Weigh the right amount
Convert DM to as-fed for watery green feeds.
Build the ration
Split into forage and concentrate kg.
Feed for yield
Match intake to milk so cows aren't short.
Frequently Asked Questions
What is dry matter intake (DMI)?+
Dry matter intake is the amount of feed an animal eats per day measured on a moisture-free (dry) basis. Because feeds vary hugely in water content, DMI is the fair way to compare and balance rations — and it sets the ceiling on how much energy and protein an animal can consume, and so how much it can produce.
How is dry matter intake calculated?+
For lactating dairy and buffalo this tool uses the field rule DMI = 2% of body weight + 0.1 kg per litre of milk. For other classes it uses a class-typical percentage of body weight (dry cow ~2%, growing cattle ~2.5%, goat/sheep ~3%). It then converts DMI to as-fed feed using your ration's dry-matter percentage.
What is the difference between dry matter and as-fed?+
As-fed (or fresh) weight includes the water in the feed; dry matter excludes it. A cow needing 14.5 kg of dry matter on a ration that is 45% dry matter must actually be offered 14.5 ÷ 0.45 ≈ 32 kg of as-fed feed. The tool shows both so you know how much to physically put in the manger.
How much should a lactating cow eat?+
A high-producing dairy cow eats roughly 3–4% of her body weight in dry matter daily. A 600 kg cow giving 25 litres needs about 14.5 kg DM (≈ 2.4% of body weight plus the milk allowance). Intake rises with milk yield and falls with poor-quality, bulky or unpalatable feed.
What is DMI as a percentage of body weight?+
It's the daily dry matter intake divided by body weight, expressed as a percent — a quick benchmark.
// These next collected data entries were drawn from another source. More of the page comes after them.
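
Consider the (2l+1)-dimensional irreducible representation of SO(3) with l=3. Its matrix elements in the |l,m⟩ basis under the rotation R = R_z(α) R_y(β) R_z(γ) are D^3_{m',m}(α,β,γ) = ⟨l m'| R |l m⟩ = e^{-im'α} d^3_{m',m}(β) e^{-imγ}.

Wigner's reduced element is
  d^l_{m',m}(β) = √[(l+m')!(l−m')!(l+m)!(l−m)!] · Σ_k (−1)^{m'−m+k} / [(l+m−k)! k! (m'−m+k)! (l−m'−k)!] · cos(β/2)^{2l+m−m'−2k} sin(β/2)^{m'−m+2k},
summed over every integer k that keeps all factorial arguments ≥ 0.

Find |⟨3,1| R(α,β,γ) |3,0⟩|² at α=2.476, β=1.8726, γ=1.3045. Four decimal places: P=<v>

Split into d^3_{1,0}(β=1.8726) × two z-phases.
Half-angle: c=0.592772, s=0.805370. N=√(24·2·6·6)=41.569219
k: max(0,(0)−(1))=0 … min(3+(0),3−(1))=2
  k=0: (−1)^1·41.5692/(12)·0.5928^5·0.8054^1 = -0.204185
  k=1: (−1)^2·41.5692/(4)·0.5928^3·0.8054^3 = +1.130737
  k=2: (−1)^3·41.5692/(12)·0.5928^1·0.8054^5 = -0.695755
d^3_{1,0}(1.8726) = -0.204185 +1.130737 -0.695755 = +0.230797
|D^3_{1,0}|² = |d^3_{1,0}(β)|² = (+0.230797)² = 0.053267 (the z-rotation phases have unit modulus)

P=0.0533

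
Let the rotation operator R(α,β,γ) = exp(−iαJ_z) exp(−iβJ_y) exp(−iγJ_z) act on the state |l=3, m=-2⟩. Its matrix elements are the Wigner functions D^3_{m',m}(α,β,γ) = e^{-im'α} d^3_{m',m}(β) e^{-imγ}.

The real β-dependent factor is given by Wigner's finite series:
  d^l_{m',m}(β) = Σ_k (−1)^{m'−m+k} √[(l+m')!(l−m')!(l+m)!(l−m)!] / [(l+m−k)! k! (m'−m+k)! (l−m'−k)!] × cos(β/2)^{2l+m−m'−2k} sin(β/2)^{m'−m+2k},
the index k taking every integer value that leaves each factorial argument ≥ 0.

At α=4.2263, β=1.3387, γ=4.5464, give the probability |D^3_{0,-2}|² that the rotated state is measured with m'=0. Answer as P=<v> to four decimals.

P=0.0890

Split into d^3_{0,-2}(β=1.3387) × two z-phases.
With c≡cos(β/2)=0.784225 and s≡sin(β/2)=0.620476, N=[6·6·1·120]^{1/2}=65.726707
The bounds max(0,m−m')=0 and min(l+m,l−m')=1 give 2 terms
  k=0: (−1)^2·65.7267/(12)·0.7842^4·0.6205^2 = +0.797580
  k=1: (−1)^3·65.7267/(12)·0.7842^2·0.6205^4 = -0.499279
d^3_{0,-2}(1.3387) = +0.797580 -0.499279 = +0.298301
|D^3_{0,-2}|² = |d^3_{0,-2}(β)|² = (+0.298301)² = 0.088983 (the z-rotation phases have unit modulus)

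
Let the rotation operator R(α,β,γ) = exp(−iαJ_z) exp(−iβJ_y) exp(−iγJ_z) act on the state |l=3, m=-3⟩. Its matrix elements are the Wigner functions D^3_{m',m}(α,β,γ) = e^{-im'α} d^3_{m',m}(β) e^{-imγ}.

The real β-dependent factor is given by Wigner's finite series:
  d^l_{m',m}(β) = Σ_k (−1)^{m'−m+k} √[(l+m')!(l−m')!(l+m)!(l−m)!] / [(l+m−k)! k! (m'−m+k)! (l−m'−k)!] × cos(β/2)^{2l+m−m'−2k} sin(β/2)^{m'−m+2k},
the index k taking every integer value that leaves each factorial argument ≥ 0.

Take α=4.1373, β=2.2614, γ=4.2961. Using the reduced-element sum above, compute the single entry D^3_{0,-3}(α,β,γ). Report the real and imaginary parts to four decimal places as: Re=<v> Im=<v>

First d^3_{0,-3}(β=2.2614), then the phase factors e^{-i(0)α} and e^{-i(-3)γ}:
With c≡cos(β/2)=0.426027 and s≡sin(β/2)=0.904711, N=[6·6·1·720]^{1/2}=160.996894
k∈{0} keeps every argument non-negative
  k=0: (−1)^3·160.9969/(36)·0.4260^3·0.9047^3 = -0.256067
d^3_{0,-3}(2.2614) = -0.256067
Attach z-rotation phases: D = e^{-i(0)(4.1373)}·(-0.256067)·e^{-i(-3)(4.2961)} = -0.242912-0.081019i

Re=-0.2429 Im=-0.0810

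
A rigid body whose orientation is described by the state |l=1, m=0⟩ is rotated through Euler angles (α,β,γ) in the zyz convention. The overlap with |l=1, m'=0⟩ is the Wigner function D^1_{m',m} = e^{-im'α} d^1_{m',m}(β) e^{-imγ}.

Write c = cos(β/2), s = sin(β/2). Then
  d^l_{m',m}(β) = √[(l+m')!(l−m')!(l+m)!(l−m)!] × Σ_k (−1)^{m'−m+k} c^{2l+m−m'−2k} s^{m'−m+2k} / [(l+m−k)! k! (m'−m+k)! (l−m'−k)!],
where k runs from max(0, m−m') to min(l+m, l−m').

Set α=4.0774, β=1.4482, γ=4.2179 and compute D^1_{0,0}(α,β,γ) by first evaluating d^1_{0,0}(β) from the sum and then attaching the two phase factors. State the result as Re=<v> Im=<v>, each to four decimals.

First d^1_{0,0}(β=1.4482), then the phase factors e^{-i(0)α} and e^{-i(0)γ}:
With c≡cos(β/2)=0.749096 and s≡sin(β/2)=0.662462, N=[1·1·1·1]^{1/2}=1.000000
k: max(0,(0)−(0))=0 … min(1+(0),1−(0))=1
  k=0: (−1)^0·1.0000/(1)·0.7491^2·0.6625^0 = +0.561145
  k=1: (−1)^1·1.0000/(1)·0.7491^0·0.6625^2 = -0.438855
d^1_{0,0}(1.4482) = +0.561145 -0.438855 = +0.122289
D = (+1.000000+0.000000i)·(+0.122289)·(+1.000000+0.000000i) = +0.122289+0.000000i

Re=0.1223 Im=0.0000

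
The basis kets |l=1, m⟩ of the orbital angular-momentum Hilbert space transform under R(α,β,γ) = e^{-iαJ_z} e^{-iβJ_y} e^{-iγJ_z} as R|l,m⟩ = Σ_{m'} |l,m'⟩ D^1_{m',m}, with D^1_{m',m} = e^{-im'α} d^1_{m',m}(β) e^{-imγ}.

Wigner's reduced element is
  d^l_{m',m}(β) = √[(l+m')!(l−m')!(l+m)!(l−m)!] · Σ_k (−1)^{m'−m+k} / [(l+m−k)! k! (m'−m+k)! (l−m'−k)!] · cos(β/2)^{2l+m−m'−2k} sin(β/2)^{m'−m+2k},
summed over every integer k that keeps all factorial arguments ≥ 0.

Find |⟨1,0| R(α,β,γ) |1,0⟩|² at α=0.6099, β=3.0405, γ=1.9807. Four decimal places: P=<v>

D^1_{0,0}(0.6099,3.0405,1.9807) = e^{-i·0·0.6099}·d^1_{0,0}(3.0405)·e^{-i·0·1.9807}. Compute d first:
Half-angle: c=0.050525, s=0.998723. N=√(1·1·1·1)=1.000000
k∈{0,1} keeps every argument non-negative
  k=0: (−1)^0·1.0000/(1)·0.0505^2·0.9987^0 = +0.002553
  k=1: (−1)^1·1.0000/(1)·0.0505^0·0.9987^2 = -0.997447
d^1_{0,0}(3.0405) = +0.002553 -0.997447 = -0.994894
|D^1_{0,0}|² = |d^1_{0,0}(β)|² = (-0.994894)² = 0.989815 (the z-rotation phases have unit modulus)

P=0.9898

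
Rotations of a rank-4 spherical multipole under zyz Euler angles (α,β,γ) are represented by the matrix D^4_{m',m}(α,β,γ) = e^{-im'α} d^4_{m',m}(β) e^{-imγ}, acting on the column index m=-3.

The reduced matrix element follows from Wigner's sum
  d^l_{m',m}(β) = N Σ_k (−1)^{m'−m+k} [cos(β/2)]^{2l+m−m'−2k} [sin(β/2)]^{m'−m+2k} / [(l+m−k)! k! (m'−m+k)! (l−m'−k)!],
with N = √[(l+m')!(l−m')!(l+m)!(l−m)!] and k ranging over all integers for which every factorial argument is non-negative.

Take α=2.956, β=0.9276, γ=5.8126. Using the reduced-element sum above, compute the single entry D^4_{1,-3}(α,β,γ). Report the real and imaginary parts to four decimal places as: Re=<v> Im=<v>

Re=-0.0973 Im=0.2711

D^4_{1,-3}(2.956,0.9276,5.8126) = e^{-i·1·2.956}·d^4_{1,-3}(0.9276)·e^{-i·-3·5.8126}. Compute d first:
Half-angle: c=0.894359, s=0.447350. N=√(120·6·1·5040)=1904.940944
k: max(0,(-3)−(1))=0 … min(4+(-3),4−(1))=1
  k=0: (−1)^4·1904.9409/(144)·0.8944^4·0.4473^4 = +0.338966
  k=1: (−1)^5·1904.9409/(240)·0.8944^2·0.4473^6 = -0.050884
d^4_{1,-3}(0.9276) = +0.338966 -0.050884 = +0.288082
D = (-0.982827-0.184529i)·(+0.288082)·(+0.158371-0.987380i) = -0.097329+0.271143i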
Dry cows sit near 2%, growing stock around 2.5%, and high-yielding dairy cows 3.5–4%. The tool computes it so you can sanity-check the ration against typical ranges for the class.
What is the forage to concentrate ratio?+
It's how the dry matter splits between roughage (grass, hay, silage) and concentrates (grain, cake, compound feed). Lactating cows are often around 55–60% forage; finishing animals lower. The tool splits DMI by the ratio and shows the as-fed kg of each so you can build the daily ration.
Why does ration dry-matter percentage matter?+
Because it converts the dry-matter target into the actual feed you weigh out. Lush green fodder may be only 18–20% dry matter, hay around 88%, and a mixed ration about 45%. Enter your ration's value and the tool tells you the as-fed quantity — vital for fresh, watery feeds where as-fed weight is much higher than DM.
How do I increase intake in high yielders?+
Offer 5–10% extra feed so animals can select and leave refusals, keep feed fresh and palatable, ensure constant clean water (intake and water go together), feed more often, and raise the energy and protein density of the ration rather than just its bulk — a small rumen can only hold so much volume.
Does water affect dry matter intake?+
Strongly. Animals short of water eat less dry matter and produce less. A lactating cow can drink 3–5 litres of water per litre of milk, plus maintenance needs. Always pair a DMI plan with adequate clean drinking water — see the Livestock Water Requirement calculator.
Are these DMI figures reliable?+
They use widely taught field rules of thumb suitable for planning and feed budgeting. For precise rationing of high-yielding herds, refine with NRC or ICAR feeding standards that account for stage of lactation, body condition, feed quality and energy density. Use this tool to get close, then fine-tune.